In a few cases, the GNU utilities’ default behavior is
incompatible with the POSIX standard. To suppress these
incompatibilities, define the POSIXLY_CORRECT
environment
variable. Unless you are checking for POSIX conformance, you
probably do not need to define POSIXLY_CORRECT
.
Newer versions of POSIX are occasionally incompatible with older versions. For example, older versions of POSIX required the command ‘sort +1’ to sort based on the second and succeeding fields in each input line, but in POSIX 1003.1-2001 the same command is required to sort the file named +1, and you must instead use the command ‘sort -k 2’ to get the field-based sort. To complicate things further, POSIX 1003.1-2008 allows an implementation to have either the old or the new behavior.
The GNU utilities normally conform to the version of POSIX
that is standard for your system. To cause them to conform to a
different version of POSIX, define the _POSIX2_VERSION
environment variable to a value of the form yyyymm specifying
the year and month the standard was adopted.

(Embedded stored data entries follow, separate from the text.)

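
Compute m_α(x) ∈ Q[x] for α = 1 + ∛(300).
m_α(x) = x^3 - 3x^2 + 3x - 301

Set β = α - 1 = ∛(300), so β^3 = 300. Then (α - 1)^3 - 300 = 0, i.e. α is a root of g(x) = (x - 1)^3 - 300 = x^3 - 3x^2 + 3x - 301. Since g(x) = h(x - 1) where h(x) = x^3 - 300, and h is irreducible over Q (because 300 is not a perfect cube, so h has no rational root, and a monic cubic with no rational root is irreducible), g is also irreducible (irreducibility is preserved under the substitution x → x - 1). Hence m_α(x) = x^3 - 3x^2 + 3x - 301.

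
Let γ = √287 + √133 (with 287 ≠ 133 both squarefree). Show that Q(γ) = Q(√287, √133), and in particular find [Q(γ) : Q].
[Q(γ) : Q] = 4 (equivalently, Q(γ) = Q(√287, √133))

Obviously Q(γ) ⊆ Q(√287, √133), and [Q(√287, √133):Q] = 4 (since 287, 133 are distinct squarefree integers > 1 with 38171 not a perfect square). To show equality we compute the minimal polynomial of γ. From γ = √287 + √133: γ^2 = 287 + 2√(38171) + 133 = 420 + 2√(38171), so γ^2 - 420 = 2√(38171); squaring, (γ^2 - 420)^2 = 4·38171, i.e. γ^4 - 840γ^2 + 176400 - 152684 = 0, i.e. γ^4 - 840γ^2 + 23716 = 0. So γ is a root of x^4 - 840x^2 + 23716. This polynomial is irreducible over Q: it has no rational root (each ±√287 ± √133 is irrational), and any factorization into two quadratics over Q would force √(38171) ∈ Q (pairing opposite roots) or √287, √133 ∈ Q (other pairings), all impossible. Hence [Q(γ):Q] = 4 = [Q(√287, √133):Q], so Q(γ) = Q(√287, √133).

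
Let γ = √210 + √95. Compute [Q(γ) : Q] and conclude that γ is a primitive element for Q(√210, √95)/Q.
[Q(γ) : Q] = 4 (equivalently, Q(γ) = Q(√210, √95))

Obviously Q(γ) ⊆ Q(√210, √95), and [Q(√210, √95):Q] = 4 (since 210, 95 are distinct squarefree integers > 1 with 19950 not a perfect square). To show equality we compute the minimal polynomial of γ. From γ = √210 + √95: γ^2 = 210 + 2√(19950) + 95 = 305 + 2√(19950), so γ^2 - 305 = 2√(19950); squaring, (γ^2 - 305)^2 = 4·19950, i.e. γ^4 - 610γ^2 + 93025 - 79800 = 0, i.e. γ^4 - 610γ^2 + 13225 = 0. So γ is a root of x^4 - 610x^2 + 13225. This polynomial is irreducible over Q: it has no rational root (each ±√210 ± √95 is irrational), and any factorization into two quadratics over Q would force √(19950) ∈ Q (pairing opposite roots) or √210, √95 ∈ Q (other pairings), all impossible. Hence [Q(γ):Q] = 4 = [Q(√210, √95):Q], so Q(γ) = Q(√210, √95).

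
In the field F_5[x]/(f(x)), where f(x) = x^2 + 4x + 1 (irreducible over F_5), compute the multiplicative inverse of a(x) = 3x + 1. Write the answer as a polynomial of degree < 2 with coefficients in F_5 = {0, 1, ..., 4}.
a(x)^(-1) ≡ 4x + 3 (mod f(x))

Since f is irreducible over F_5, F_5[x]/(f) is a field and a(x) ≠ 0 has an inverse. Apply the extended Euclidean algorithm to f(x) and a(x) in F_5[x]: f(x) = (2x + 4)·a(x) + (2). The last nonzero remainder is the constant 2 = gcd(f, a) in F_5. Back-substituting through the division chain expresses 2 = s(x)·a(x) + t(x)·f(x) with s(x) ≡ 3x + 1 (mod f), so (3x + 1)·a(x) ≡ 2 (mod f). Multiplying by 2^(-1) ≡ 3 in F_5 gives a(x)^(-1) ≡ 3·(3x + 1) ≡ 4x + 3 (mod f). Check: (3x + 1)·(4x + 3) = 2x^2 + 3x + 3 ≡ 1 (mod x^2 + 4x + 1).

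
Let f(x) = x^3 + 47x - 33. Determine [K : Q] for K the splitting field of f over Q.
[K : Q] = 6

By the rational root test, any rational root of the monic integer polynomial f(x) = x^3 + 47x - 33 must be an integer dividing the constant term -33, i.e. one of ±{1, 3, 11, 33}. Evaluating: f(1) = 15, f(-1) = -81, f(3) = 135, f(-3) = -201, f(11) = 1815, f(-11) = -1881, f(33) = 37455, f(-33) = -37521; none is 0, so f has no rational root and is therefore irreducible over Q (a cubic with no linear factor over a field is irreducible). For an irreducible cubic, the Galois group is A_3 or S_3 according as the discriminant disc(f) = -4a^3 - 27b^2 = -4·(47)^3 - 27·(-33)^2 = -444695 is or is not a square in Q. Here disc(f) = -444695 is not a perfect square in Q, so the Galois group of f over Q is not contained in A_3 and must be all of S_3. The splitting field has degree |S_3| = 6 over Q, so [K : Q] = 6.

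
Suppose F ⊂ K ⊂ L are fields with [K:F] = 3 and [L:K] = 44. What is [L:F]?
[L:F] = 132

The tower law says that for any tower of field extensions F ⊂ K ⊂ L with finite degrees, [L:F] = [L:K] · [K:F]. Here this gives [L:F] = 44 · 3 = 132.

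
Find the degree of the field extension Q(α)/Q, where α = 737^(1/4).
[Q(α):Q] = 4

α is a root of x^4 - 737. By Eisenstein's criterion at the prime p = 11 (which divides the constant term 737 but p^2 = 121 does not, since 737 is squarefree), x^4 - 737 is irreducible over Q. Hence [Q(α):Q] = 4.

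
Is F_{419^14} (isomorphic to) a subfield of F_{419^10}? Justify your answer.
No: F_{419^14} is not a subfield of F_{419^10}

F_{p^m} embeds in F_{p^n} iff m | n. Here 14 ∤ 10 (since 10 = 0·14 + 10 with remainder 10 ≠ 0), so F_{419^14} is not a subfield of F_{419^10}. Equivalently: if it were, the tower law would give 14 = [F_{419^14}:F_419] dividing [F_{419^10}:F_419] = 10, contradiction.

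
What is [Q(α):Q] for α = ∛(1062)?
[Q(α):Q] = 3

The minimal polynomial of α is x^3 - 1062, irreducible over Q since 1062 is not a perfect cube (so x^3 - 1062 has no rational root). Hence [Q(α):Q] = deg(m_α) = 3.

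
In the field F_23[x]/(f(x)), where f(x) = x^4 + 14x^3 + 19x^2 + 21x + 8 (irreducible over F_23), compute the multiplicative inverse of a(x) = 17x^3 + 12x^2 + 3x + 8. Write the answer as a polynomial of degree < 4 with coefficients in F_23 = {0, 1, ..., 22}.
a(x)^(-1) ≡ 10x^3 + 10x^2 + 8x + 7 (mod f(x))

Since f is irreducible over F_23, F_23[x]/(f) is a field and a(x) ≠ 0 has an inverse. Apply the extended Euclidean algorithm to f(x) and a(x) in F_23[x]: f(x) = (19x + 5)·a(x) + (17x^2 + 15x + 14);  a(x) = (x + 12)·(17x^2 + 15x + 14) + (16x + 1);  (17x^2 + 15x + 14) = (14x + 13)·(16x + 1) + (1). The last nonzero remainder is the constant 1 = gcd(f, a) in F_23. Back-substituting through the division chain expresses 1 = s(x)·a(x) + t(x)·f(x) with s(x) ≡ 10x^3 + 10x^2 + 8x + 7 (mod f), so a(x)^(-1) ≡ s(x) = 10x^3 + 10x^2 + 8x + 7 (mod f). Check: (17x^3 + 12x^2 + 3x + 8)·(10x^3 + 10x^2 + 8x + 7) = 9x^6 + 14x^5 + 10x^4 + 3x^3 + 4x^2 + 16x + 10 ≡ 1 (mod x^4 + 14x^3 + 19x^2 + 21x + 8).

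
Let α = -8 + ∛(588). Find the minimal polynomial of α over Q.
m_α(x) = x^3 + 24x^2 + 192x - 76

Set β = α + 8 = ∛(588), so β^3 = 588. Then (α + 8)^3 - 588 = 0, i.e. α is a root of g(x) = (x + 8)^3 - 588 = x^3 + 24x^2 + 192x - 76. Since g(x) = h(x + 8) where h(x) = x^3 - 588, and h is irreducible over Q (because 588 is not a perfect cube, so h has no rational root, and a monic cubic with no rational root is irreducible), g is also irreducible (irreducibility is preserved under the substitution x → x + 8). Hence m_α(x) = x^3 + 24x^2 + 192x - 76.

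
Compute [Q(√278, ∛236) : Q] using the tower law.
[Q(√278, ∛236) : Q] = 6

Let L = Q(√278, ∛236). Since Q(√278) ⊂ L and [Q(√278):Q] = 2, the tower law gives 2 | [L:Q]. Likewise Q(∛236) ⊂ L with [Q(∛236):Q] = 3 (because 236 is not a perfect cube), so 3 | [L:Q]. As gcd(2,3) = 1, [L:Q] is divisible by 6. Conversely L is generated over Q by √278 and ∛236, so [L:Q] ≤ 2·3 = 6. Therefore [Q(√278, ∛236) : Q] = 6.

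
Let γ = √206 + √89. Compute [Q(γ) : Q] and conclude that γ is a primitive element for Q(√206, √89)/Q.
[Q(γ) : Q] = 4 (equivalently, Q(γ) = Q(√206, √89))

Obviously Q(γ) ⊆ Q(√206, √89), and [Q(√206, √89):Q] = 4 (since 206, 89 are distinct squarefree integers > 1 with 18334 not a perfect square). To show equality we compute the minimal polynomial of γ. From γ = √206 + √89: γ^2 = 206 + 2√(18334) + 89 = 295 + 2√(18334), so γ^2 - 295 = 2√(18334); squaring, (γ^2 - 295)^2 = 4·18334, i.e. γ^4 - 590γ^2 + 87025 - 73336 = 0, i.e. γ^4 - 590γ^2 + 13689 = 0. So γ is a root of x^4 - 590x^2 + 13689. This polynomial is irreducible over Q: it has no rational root (each ±√206 ± √89 is irrational), and any factorization into two quadratics over Q would force √(18334) ∈ Q (pairing opposite roots) or √206, √89 ∈ Q (other pairings), all impossible. Hence [Q(γ):Q] = 4 = [Q(√206, √89):Q], so Q(γ) = Q(√206, √89).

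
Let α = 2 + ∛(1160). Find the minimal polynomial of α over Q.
m_α(x) = x^3 - 6x^2 + 12x - 1168

Set β = α - 2 = ∛(1160), so β^3 = 1160. Then (α - 2)^3 - 1160 = 0, i.e. α is a root of g(x) = (x - 2)^3 - 1160 = x^3 - 6x^2 + 12x - 1168. Since g(x) = h(x - 2) where h(x) = x^3 - 1160, and h is irreducible over Q (because 1160 is not a perfect cube, so h has no rational root, and a monic cubic with no rational root is irreducible), g is also irreducible (irreducibility is preserved under the substitution x → x - 2). Hence m_α(x) = x^3 - 6x^2 + 12x - 1168.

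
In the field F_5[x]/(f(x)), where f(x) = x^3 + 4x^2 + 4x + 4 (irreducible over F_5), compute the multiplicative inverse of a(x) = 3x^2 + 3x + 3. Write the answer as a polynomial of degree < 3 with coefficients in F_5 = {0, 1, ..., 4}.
a(x)^(-1) ≡ 3x + 4 (mod f(x))

Since f is irreducible over F_5, F_5[x]/(f) is a field and a(x) ≠ 0 has an inverse. Apply the extended Euclidean algorithm to f(x) and a(x) in F_5[x]: f(x) = (2x + 1)·a(x) + (1). The last nonzero remainder is the constant 1 = gcd(f, a) in F_5. Back-substituting through the division chain expresses 1 = s(x)·a(x) + t(x)·f(x) with s(x) ≡ 3x + 4 (mod f), so a(x)^(-1) ≡ s(x) = 3x + 4 (mod f). Check: (3x^2 + 3x + 3)·(3x + 4) = 4x^3 + x^2 + x + 2 ≡ 1 (mod x^3 + 4x^2 + 4x + 4).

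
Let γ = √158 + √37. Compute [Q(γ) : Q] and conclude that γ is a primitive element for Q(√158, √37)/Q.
[Q(γ) : Q] = 4 (equivalently, Q(γ) = Q(√158, √37))

Obviously Q(γ) ⊆ Q(√158, √37), and [Q(√158, √37):Q] = 4 (since 158, 37 are distinct squarefree integers > 1 with 5846 not a perfect square). To show equality we compute the minimal polynomial of γ. From γ = √158 + √37: γ^2 = 158 + 2√(5846) + 37 = 195 + 2√(5846), so γ^2 - 195 = 2√(5846); squaring, (γ^2 - 195)^2 = 4·5846, i.e. γ^4 - 390γ^2 + 38025 - 23384 = 0, i.e. γ^4 - 390γ^2 + 14641 = 0. So γ is a root of x^4 - 390x^2 + 14641. This polynomial is irreducible over Q: it has no rational root (each ±√158 ± √37 is irrational), and any factorization into two quadratics over Q would force √(5846) ∈ Q (pairing opposite roots) or √158, √37 ∈ Q (other pairings), all impossible. Hence [Q(γ):Q] = 4 = [Q(√158, √37):Q], so Q(γ) = Q(√158, √37).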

Three values are currently
supported for _POSIX2_VERSION
: ‘199209’ stands for
POSIX 1003.2-1992, ‘200112’ stands for POSIX
1003.1-2001, and ‘200809’ stands for POSIX 1003.1-2008.
For example, if you have a POSIX 1003.1-2001 system but are running software
containing traditional usage like ‘sort +1’ or ‘tail +10’,
you can work around the compatibility problems by setting
‘_POSIX2_VERSION=200809’ in your environment.